I try to get him to come in sooner.

Me: “Would you prefer late March? How about early April? Maybe you want to file an extension? It’s dangerous to schedule for the last day; something could go wrong and your taxes might not be filed.”

No. Apparently, extensions are just a scam by Big Tax to make more money, and he seems to think that he’s required to make his payment to the government the same day he files, so he doesn’t want to do that any sooner than possible so he can “earn interest” off of that money.

How much money you can “earn in interest” from a tax bill over a couple of weeks seems weak to me, but also, as I try to explain, you can schedule the payment to occur later than when you file.

Customer: “I don’t care! I want the last day possible. Stop arguing with me and just do it! You all argue with me about this every year. The customer is always right!”
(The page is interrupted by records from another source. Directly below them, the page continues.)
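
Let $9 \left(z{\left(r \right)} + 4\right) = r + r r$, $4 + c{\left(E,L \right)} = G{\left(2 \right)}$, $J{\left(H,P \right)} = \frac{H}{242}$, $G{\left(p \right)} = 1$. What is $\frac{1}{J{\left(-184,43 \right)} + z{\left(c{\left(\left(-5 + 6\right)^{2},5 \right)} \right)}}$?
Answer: $- \frac{363}{1486} \approx -0.24428$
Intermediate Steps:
$J{\left(H,P \right)} = \frac{H}{242}$ ($J{\left(H,P \right)} = H \frac{1}{242} = \frac{H}{242}$)
$c{\left(E,L \right)} = -3$ ($c{\left(E,L \right)} = -4 + 1 = -3$)
$z{\left(r \right)} = -4 + \frac{r}{9} + \frac{r^{2}}{9}$ ($z{\left(r \right)} = -4 + \frac{r + r r}{9} = -4 + \frac{r + r^{2}}{9} = -4 + \left(\frac{r}{9} + \frac{r^{2}}{9}\right) = -4 + \frac{r}{9} + \frac{r^{2}}{9}$)
$\frac{1}{J{\left(-184,43 \right)} + z{\left(c{\left(\left(-5 + 6\right)^{2},5 \right)} \right)}} = \frac{1}{\frac{1}{242} \left(-184\right) + \left(-4 + \frac{1}{9} \left(-3\right) + \frac{\left(-3\right)^{2}}{9}\right)} = \frac{1}{- \frac{92}{121} - \frac{10}{3}} = \frac{1}{- \frac{1486}{363}} = - \frac{363}{1486}$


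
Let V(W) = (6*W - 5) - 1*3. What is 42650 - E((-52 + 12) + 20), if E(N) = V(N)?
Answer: 42778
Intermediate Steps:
V(W) = -8 + 6*W (V(W) = (-5 + 6*W) - 3 = -8 + 6*W)
E(N) = -8 + 6*N
42650 - E((-52 + 12) + 20) = 42650 - (-8 + 6*((-52 + 12) + 20)) = 42650 - (-8 + 6*(-40 + 20)) = 42650 - (-8 + 6*(-20)) = 42650 - (-8 - 120) = 42650 - 1*(-128) = 42650 + 128 = 42778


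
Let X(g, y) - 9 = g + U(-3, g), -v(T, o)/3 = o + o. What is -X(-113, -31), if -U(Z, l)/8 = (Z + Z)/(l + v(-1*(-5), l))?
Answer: 58712/565 ≈ 103.92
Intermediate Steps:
v(T, o) = -6*o (v(T, o) = -3*(o + o) = -6*o)
U(Z, l) = 16*Z/(5*l) (U(Z, l) = -8*(Z + Z)/(l - 6*l) = -8*2*Z/((-5*l)) = -8*2*Z*(-1/(5*l)) = -(-16)*Z/(5*l) = 16*Z/(5*l))
X(g, y) = 9 + g - 48/(5*g) (X(g, y) = 9 + (g + (16/5)*(-3)/g) = 9 + (g - 48/(5*g)) = 9 + g - 48/(5*g))
-X(-113, -31) = -(9 - 113 - 48/5/(-113)) = -(9 - 113 - 48/5*(-1/113)) = -(9 - 113 + 48/565) = -1*(-58712/565) = 58712/565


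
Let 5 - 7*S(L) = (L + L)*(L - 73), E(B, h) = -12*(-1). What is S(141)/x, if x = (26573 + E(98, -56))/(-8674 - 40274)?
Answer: 938382108/186095 ≈ 5042.5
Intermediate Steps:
E(B, h) = 12
S(L) = 5/7 - 2*L*(-73 + L)/7 (S(L) = 5/7 - (L + L)*(L - 73)/7 = 5/7 - 2*L*(-73 + L)/7)
x = -26585/48948 (x = (26573 + 12)/(-8674 - 40274) = 26585/(-48948) = 26585*(-1/48948) = -26585/48948 ≈ -0.54313)
S(141)/x = (5/7 - 2/7*141² + (146/7)*141)/(-26585/48948) = (5/7 - 2/7*19881 + 20586/7)*(-48948/26585) = (5/7 - 39762/7 + 20586/7)*(-48948/26585) = -19171/7*(-48948/26585) = 938382108/186095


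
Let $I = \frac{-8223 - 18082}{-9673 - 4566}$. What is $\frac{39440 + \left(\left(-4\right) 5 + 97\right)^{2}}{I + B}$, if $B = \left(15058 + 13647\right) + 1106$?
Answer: $\frac{646009191}{424505134} \approx 1.5218$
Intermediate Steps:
$B = 29811$ ($B = 28705 + 1106 = 29811$)
$I = \frac{26305}{14239}$ ($I = - \frac{26305}{-14239} = \left(-26305\right) \left(- \frac{1}{14239}\right) = \frac{26305}{14239} \approx 1.8474$)
$\frac{39440 + \left(\left(-4\right) 5 + 97\right)^{2}}{I + B} = \frac{39440 + \left(\left(-4\right) 5 + 97\right)^{2}}{\frac{26305}{14239} + 29811} = \frac{39440 + \left(-20 + 97\right)^{2}}{\frac{424505134}{14239}} = \left(39440 + 77^{2}\right) \frac{14239}{424505134} = \left(39440 + 5929\right) \frac{14239}{424505134} = 45369 \cdot \frac{14239}{424505134} = \frac{646009191}{424505134}$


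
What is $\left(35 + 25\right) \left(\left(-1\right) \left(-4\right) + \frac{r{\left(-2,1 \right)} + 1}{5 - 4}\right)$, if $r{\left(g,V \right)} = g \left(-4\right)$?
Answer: $780$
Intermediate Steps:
$r{\left(g,V \right)} = - 4 g$
$\left(35 + 25\right) \left(\left(-1\right) \left(-4\right) + \frac{r{\left(-2,1 \right)} + 1}{5 - 4}\right) = \left(35 + 25\right) \left(\left(-1\right) \left(-4\right) + \frac{\left(-4\right) \left(-2\right) + 1}{5 - 4}\right) = 60 \left(4 + \frac{8 + 1}{1}\right) = 60 \left(4 + 9 \cdot 1\right) = 60 \left(4 + 9\right) = 60 \cdot 13 = 780$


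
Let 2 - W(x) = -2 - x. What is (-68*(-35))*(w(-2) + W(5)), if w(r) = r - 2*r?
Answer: 26180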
Now, this wasn’t the first time I’d had this conversation with this guy; he was correct that this conversation had happened every year for three years running. 

But 2023 was different. This year, on the second to last day of tax season, something went wrong. There was an electrical short in our office, and the ceiling tiles caught fire. We had to evacuate, and we were closed on April 18th as a result.

And our procrastinator? He had to pay the government a failure-to-file and failure-to-pay penalty due to his late filing.

This year, 2024, he called in again. This time when I offered to have him an extension with us, just in case, he accepted the offer.